Publications
Publications
(* Refers to the authors having the equal contribution, and should be considered as co-first authors.)
2025
- Huiyi Chen, Jiawei Peng, Dehai Min, Changchang Sun, Kaijie Chen, Yan Yan, Xu Yang, Lu Cheng. MVI-Bench: A Comprehensive Benchmark for Evaluating Robustness to Misleading Visual Inputs in LVLMs (Preprinted, submitted to CVPR 2026)
The paper proposes MVI-Bench, the first comprehensive benchmark designed for evaluating how Misleading Visual Inputs undermine the robustness of LVLMs. Empirical results across 18 state-of-the-art LVLMs uncover pronounced vulnerabilities to misleading visual inputs, and in-depth analyses provide actionable insights that can guide the development of more reliable and robust LVLMs.
- Huiyi Chen, Jiawei Peng, Kaihua Tang, Xin Geng, Xu Yang. Enhancing Multimodal In-Context Learning for Image Classification through Coreset Optimization(ACMMM 2025, Oral).

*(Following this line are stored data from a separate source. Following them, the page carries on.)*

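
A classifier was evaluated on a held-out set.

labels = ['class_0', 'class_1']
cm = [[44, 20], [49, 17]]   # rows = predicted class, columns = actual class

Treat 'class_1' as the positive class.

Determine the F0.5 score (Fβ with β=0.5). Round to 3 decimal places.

Fβ = (1+β²)·TP / ((1+β²)·TP + β²·FN + FP), with β²=1/4
= 1.25·17 / (1.25·17 + 0.25·20 + 49) = 0.282

0.282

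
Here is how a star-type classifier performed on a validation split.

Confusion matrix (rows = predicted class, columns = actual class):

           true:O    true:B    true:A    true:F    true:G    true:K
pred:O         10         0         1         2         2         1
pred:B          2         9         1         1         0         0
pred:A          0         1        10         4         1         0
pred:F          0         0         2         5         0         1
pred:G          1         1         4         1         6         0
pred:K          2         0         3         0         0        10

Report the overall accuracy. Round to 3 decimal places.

Accuracy = trace / total = (10+9+10+5+6+10=50) / 81 = 50/81 = 0.617

0.617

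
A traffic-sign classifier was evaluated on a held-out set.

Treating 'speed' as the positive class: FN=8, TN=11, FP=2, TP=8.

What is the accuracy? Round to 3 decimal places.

0.655

Accuracy = (TP+TN)/N = (8+11)/29 = 0.655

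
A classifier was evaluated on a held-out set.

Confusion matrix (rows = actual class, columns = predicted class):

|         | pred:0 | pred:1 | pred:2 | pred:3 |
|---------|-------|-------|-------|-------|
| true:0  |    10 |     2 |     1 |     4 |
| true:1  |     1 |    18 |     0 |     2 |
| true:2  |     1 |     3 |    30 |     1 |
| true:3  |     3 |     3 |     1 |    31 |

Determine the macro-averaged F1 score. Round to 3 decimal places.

0.776

Per-class F1 score (2·TP/(2·TP+FP+FN)):
  0: TP=10, FP=1+1+3=5, FN=2+1+4=7 → 20/32 = 0.6250
  1: TP=18, FP=2+3+3=8, FN=1+0+2=3 → 36/47 = 0.7660
  2: TP=30, FP=1+0+1=2, FN=1+3+1=5 → 60/67 = 0.8955
  3: TP=31, FP=4+2+1=7, FN=3+3+1=7 → 62/76 = 0.8158
Macro-F1 score = mean = (0.6250 + 0.7660 + 0.8955 + 0.8158) / 4 = 0.776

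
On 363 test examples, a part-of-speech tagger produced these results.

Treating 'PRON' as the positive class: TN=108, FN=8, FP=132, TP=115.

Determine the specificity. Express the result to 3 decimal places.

0.450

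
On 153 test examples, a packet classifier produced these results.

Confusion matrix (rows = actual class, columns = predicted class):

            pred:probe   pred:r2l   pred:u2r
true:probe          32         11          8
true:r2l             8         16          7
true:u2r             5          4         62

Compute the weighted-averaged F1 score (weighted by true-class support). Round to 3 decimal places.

0.716

Per-class F1 score (2·TP/(2·TP+FP+FN)):
  probe: TP=32, FP=8+5=13, FN=11+8=19 → 64/96 = 0.6667
  r2l: TP=16, FP=11+4=15, FN=8+7=15 → 32/62 = 0.5161
  u2r: TP=62, FP=8+7=15, FN=5+4=9 → 124/148 = 0.8378
Weighted-F1 score = Σ (supportᵢ/N)·F1 scoreᵢ with N=153: (51/153)·0.6667 + (31/153)·0.5161 + (71/153)·0.8378 = 0.716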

The paper proposes a novel coreset construction framework, KeCO, for image classification tasks, aimed at enhancing the in-context learning capabilities of Large Vision-Language Models. KeCO leverages untapped data from the support set to aggregate category-relevant information into the coreset via feature-level updates. Notably, KeCO achieves strong performance in a simulated online scenario, demonstrating its practical applicability.
2024
- Li Li*, Jiawei Peng*, Huiyi Chen*, Chongyang Gao, and Xu Yang. How to Configure Good In-Context Sequence for Visual Question Answering (CVPR 2024, Poster)

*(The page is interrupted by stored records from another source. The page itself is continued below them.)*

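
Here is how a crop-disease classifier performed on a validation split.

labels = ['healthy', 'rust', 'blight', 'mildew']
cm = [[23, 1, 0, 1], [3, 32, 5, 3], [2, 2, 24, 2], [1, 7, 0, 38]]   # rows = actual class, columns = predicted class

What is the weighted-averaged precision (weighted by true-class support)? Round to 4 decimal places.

0.8135

Per-class precision (TP/(TP+FP)):
  healthy: TP=23, FP=3+2+1=6 → 23/29 = 0.79310
  rust: TP=32, FP=1+2+7=10 → 32/42 = 0.76190
  blight: TP=24, FP=0+5+0=5 → 24/29 = 0.82759
  mildew: TP=38, FP=1+3+2=6 → 38/44 = 0.86364
Weighted-precision = Σ (supportᵢ/N)·precisionᵢ with N=144: (25/144)·0.79310 + (43/144)·0.76190 + (30/144)·0.82759 + (46/144)·0.86364 = 0.8135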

The paper explores how to configure effective in-context sequences for Visual Question Answering (VQA) tasks to enhance the in-context learning (ICL) capabilities of Large Visual Language Models (LVLM). The paper elaborates on the role of different in-context configuration in LVLM and designs new configuration methods, providing valuable insights for optimizing LVLM’s ICL performance in VQA tasks.